Whilst reviewing the Dreamcast version of the game, Eurogamer called it "a highly polished and playable" cue sports simulator. The reviewer did prefer the pool simulation over the snooker, which the game is published under, noting that whilst the pool mode was fun the snooker was "a little too tricky for casual play". Now Gamer! was more critical of the Dreamcast version, calling the game "far from fun and enjoyable to play". They did comment on the soundtrack saying "the music is equally classical and fitting for the location".

Reviewing the Dreamcast version, Computer and Video Games said "as snooker games go, this is the best you'll find". UK Magazine Dreamcast Monthly called it "excellent" and a good pick for people looking for a snooker or pool game, despite not being "cutting edge entertainment." In reviewing the Game Boy Color release Video Game Magazine commented that whilst it was a good representation of the sport, the game's assets were "colorless and are also lovelessly animated". They also commented that it suffered from game crashes but was still a suitable representation of the sport.

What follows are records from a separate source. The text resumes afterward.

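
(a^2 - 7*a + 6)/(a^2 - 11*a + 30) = (a - 1)/(a - 5)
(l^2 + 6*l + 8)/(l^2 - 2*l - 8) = (l + 4)/(l - 4)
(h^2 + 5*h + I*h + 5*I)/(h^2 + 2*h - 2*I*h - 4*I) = (h^2 + h*(5 + I) + 5*I)/(h^2 + 2*h*(1 - I) - 4*I)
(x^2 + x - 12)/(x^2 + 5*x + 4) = (x - 3)/(x + 1)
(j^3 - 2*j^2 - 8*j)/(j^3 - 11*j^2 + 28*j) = (j + 2)/(j - 7)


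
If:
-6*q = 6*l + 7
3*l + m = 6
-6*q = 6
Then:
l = -1/6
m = 13/2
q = -1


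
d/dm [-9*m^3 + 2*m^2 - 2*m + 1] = -27*m^2 + 4*m - 2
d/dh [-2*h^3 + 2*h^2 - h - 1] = -6*h^2 + 4*h - 1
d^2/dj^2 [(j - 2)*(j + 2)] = 2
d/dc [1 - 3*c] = -3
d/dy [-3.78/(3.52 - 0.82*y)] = -3.0996/(0.82*y - 3.52)^2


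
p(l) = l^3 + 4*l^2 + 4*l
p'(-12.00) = 340.00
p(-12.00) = -1200.00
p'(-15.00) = 559.00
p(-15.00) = -2535.00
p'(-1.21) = -1.29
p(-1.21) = -0.76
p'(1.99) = 31.80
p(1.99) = 31.68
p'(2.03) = 32.60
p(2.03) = 32.97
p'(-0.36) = 1.51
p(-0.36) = -0.97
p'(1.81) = 28.31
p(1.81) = 26.27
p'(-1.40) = -1.32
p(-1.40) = -0.50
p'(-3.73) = 15.90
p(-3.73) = -11.16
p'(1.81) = 28.31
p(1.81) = 26.27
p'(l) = 3*l^2 + 8*l + 4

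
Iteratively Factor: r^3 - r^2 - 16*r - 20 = (r - 5)*(r^2 + 4*r + 4) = (r - 5)*(r + 2)*(r + 2)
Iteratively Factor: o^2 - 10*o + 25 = (o - 5)*(o - 5)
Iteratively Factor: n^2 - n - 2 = (n - 2)*(n + 1)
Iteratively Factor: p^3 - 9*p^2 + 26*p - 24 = (p - 4)*(p^2 - 5*p + 6) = (p - 4)*(p - 2)*(p - 3)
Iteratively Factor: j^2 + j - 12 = (j + 4)*(j - 3)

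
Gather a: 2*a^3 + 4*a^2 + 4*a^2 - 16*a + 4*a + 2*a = 2*a^3 + 8*a^2 - 10*a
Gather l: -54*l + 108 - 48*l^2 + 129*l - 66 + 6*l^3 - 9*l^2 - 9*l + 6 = 6*l^3 - 57*l^2 + 66*l + 48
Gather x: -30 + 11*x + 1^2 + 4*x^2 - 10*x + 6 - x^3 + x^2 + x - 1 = -x^3 + 5*x^2 + 2*x - 24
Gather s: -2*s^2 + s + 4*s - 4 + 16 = -2*s^2 + 5*s + 12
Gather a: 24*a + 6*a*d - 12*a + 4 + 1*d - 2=a*(6*d + 12) + d + 2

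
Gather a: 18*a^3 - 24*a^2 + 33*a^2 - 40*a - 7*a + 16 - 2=18*a^3 + 9*a^2 - 47*a + 14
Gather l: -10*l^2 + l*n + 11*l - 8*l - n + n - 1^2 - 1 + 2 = -10*l^2 + l*(n + 3)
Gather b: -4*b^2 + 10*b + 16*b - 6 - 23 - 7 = -4*b^2 + 26*b - 36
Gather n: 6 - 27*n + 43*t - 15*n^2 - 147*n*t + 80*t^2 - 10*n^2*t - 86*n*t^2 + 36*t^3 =n^2*(-10*t - 15) + n*(-86*t^2 - 147*t - 27) + 36*t^3 + 80*t^2 + 43*t + 6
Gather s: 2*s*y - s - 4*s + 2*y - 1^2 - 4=s*(2*y - 5) + 2*y - 5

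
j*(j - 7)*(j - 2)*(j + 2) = j^4 - 7*j^3 - 4*j^2 + 28*j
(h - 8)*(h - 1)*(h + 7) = h^3 - 2*h^2 - 55*h + 56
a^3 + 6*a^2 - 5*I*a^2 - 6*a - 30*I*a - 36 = (a + 6)*(a - 3*I)*(a - 2*I)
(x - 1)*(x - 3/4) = x^2 - 7*x/4 + 3/4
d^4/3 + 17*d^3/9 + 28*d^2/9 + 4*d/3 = d*(d/3 + 1)*(d + 2/3)*(d + 2)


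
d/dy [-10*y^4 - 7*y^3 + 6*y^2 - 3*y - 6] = -40*y^3 - 21*y^2 + 12*y - 3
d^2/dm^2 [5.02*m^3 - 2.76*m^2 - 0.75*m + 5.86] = 30.12*m - 5.52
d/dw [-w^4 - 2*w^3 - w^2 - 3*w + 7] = -4*w^3 - 6*w^2 - 2*w - 3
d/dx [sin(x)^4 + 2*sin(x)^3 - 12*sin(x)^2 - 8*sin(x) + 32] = 2*(2*sin(x)^3 + 3*sin(x)^2 - 12*sin(x) - 4)*cos(x)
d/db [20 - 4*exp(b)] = -4*exp(b)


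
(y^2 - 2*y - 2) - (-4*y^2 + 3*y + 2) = 5*y^2 - 5*y - 4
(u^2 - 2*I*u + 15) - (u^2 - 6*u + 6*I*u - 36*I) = 6*u - 8*I*u + 15 + 36*I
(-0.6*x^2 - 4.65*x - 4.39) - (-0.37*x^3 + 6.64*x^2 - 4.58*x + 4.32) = 0.37*x^3 - 7.24*x^2 - 0.0700000000000003*x - 8.71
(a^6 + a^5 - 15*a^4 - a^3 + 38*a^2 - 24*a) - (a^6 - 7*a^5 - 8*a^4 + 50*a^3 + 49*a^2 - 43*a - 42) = 8*a^5 - 7*a^4 - 51*a^3 - 11*a^2 + 19*a + 42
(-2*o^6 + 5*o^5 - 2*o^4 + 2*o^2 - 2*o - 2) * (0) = 0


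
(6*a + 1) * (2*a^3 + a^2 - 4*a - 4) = 12*a^4 + 8*a^3 - 23*a^2 - 28*a - 4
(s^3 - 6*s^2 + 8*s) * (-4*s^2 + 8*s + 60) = -4*s^5 + 32*s^4 - 20*s^3 - 296*s^2 + 480*s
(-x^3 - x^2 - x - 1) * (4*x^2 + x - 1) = -4*x^5 - 5*x^4 - 4*x^3 - 4*x^2 + 1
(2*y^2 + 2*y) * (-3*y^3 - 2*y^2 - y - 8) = -6*y^5 - 10*y^4 - 6*y^3 - 18*y^2 - 16*y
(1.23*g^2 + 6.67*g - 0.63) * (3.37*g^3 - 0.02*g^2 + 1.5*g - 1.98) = 4.1451*g^5 + 22.4533*g^4 - 0.4115*g^3 + 7.5822*g^2 - 14.1516*g + 1.2474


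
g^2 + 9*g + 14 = (g + 2)*(g + 7)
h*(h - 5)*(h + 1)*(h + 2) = h^4 - 2*h^3 - 13*h^2 - 10*h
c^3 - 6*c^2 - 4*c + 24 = (c - 6)*(c - 2)*(c + 2)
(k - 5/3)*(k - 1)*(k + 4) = k^3 + 4*k^2/3 - 9*k + 20/3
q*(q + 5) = q^2 + 5*q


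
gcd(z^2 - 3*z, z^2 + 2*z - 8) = 1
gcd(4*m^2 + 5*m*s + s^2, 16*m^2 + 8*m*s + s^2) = 4*m + s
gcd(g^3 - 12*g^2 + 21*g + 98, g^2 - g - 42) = g - 7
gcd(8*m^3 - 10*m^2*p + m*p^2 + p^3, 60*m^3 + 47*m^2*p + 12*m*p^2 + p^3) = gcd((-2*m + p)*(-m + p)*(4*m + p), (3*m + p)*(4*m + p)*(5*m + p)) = 4*m + p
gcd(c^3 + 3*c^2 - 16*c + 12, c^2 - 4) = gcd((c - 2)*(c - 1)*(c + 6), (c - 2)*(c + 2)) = c - 2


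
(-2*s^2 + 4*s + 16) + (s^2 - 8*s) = -s^2 - 4*s + 16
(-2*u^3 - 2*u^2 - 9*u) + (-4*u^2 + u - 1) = -2*u^3 - 6*u^2 - 8*u - 1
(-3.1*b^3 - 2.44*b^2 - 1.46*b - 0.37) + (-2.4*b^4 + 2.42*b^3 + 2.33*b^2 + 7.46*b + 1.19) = -2.4*b^4 - 0.68*b^3 - 0.11*b^2 + 6.0*b + 0.82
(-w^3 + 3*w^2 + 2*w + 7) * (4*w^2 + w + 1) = -4*w^5 + 11*w^4 + 10*w^3 + 33*w^2 + 9*w + 7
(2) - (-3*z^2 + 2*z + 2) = 3*z^2 - 2*z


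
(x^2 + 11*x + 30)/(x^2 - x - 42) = (x + 5)/(x - 7)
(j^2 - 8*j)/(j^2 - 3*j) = (j - 8)/(j - 3)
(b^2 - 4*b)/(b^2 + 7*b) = (b - 4)/(b + 7)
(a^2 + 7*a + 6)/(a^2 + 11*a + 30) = (a + 1)/(a + 5)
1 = 1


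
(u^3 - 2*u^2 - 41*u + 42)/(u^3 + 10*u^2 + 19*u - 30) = (u - 7)/(u + 5)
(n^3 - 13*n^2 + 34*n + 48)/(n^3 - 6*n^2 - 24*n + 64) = (n^2 - 5*n - 6)/(n^2 + 2*n - 8)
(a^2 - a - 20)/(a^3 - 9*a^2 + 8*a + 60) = (a + 4)/(a^2 - 4*a - 12)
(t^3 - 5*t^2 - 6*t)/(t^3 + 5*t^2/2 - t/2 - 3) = 2*t*(t^2 - 5*t - 6)/(2*t^3 + 5*t^2 - t - 6)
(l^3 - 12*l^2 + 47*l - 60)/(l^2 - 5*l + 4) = (l^2 - 8*l + 15)/(l - 1)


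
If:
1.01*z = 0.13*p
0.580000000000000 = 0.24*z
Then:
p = 18.78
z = 2.42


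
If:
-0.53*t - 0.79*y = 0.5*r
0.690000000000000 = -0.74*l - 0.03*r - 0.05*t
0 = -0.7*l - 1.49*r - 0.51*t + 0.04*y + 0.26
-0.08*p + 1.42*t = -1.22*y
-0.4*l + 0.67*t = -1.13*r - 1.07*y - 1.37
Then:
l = -1.59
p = 118.05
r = -3.20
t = 11.59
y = -5.75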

The Daily Telegraph reviewed the original World Snooker Championship game, commenting that whilst the game was a good snooker representation, Cueball 2, released 2 years prior was a "far more varied and interesting" game, and was "superior" "in every respect".

Aggregate score
| Aggregator | Score |
|---|---|
| GameRankings | PC: 80% PlayStation: 53% Dreamcast: 80% |

Review scores
| Publication | Score |
|---|---|
| IGN | PlayStation: 2.5/10 |
| PSX Nation | PlayStation: 66% |
| Computer and Video Games UK | 3/5 |
| Dreamcast Monthly UK | Dreamcast: 80% |

==Sequels==
A sequel to the game, originally announced at E3 in 2001, known as Jimmy White's Cueball World, was released exclusively for the PC in 2001. Jimmy White would later put his name to pool video game Pool Paradise in 2004, and Jimmy White's Snooker Legend in 2008.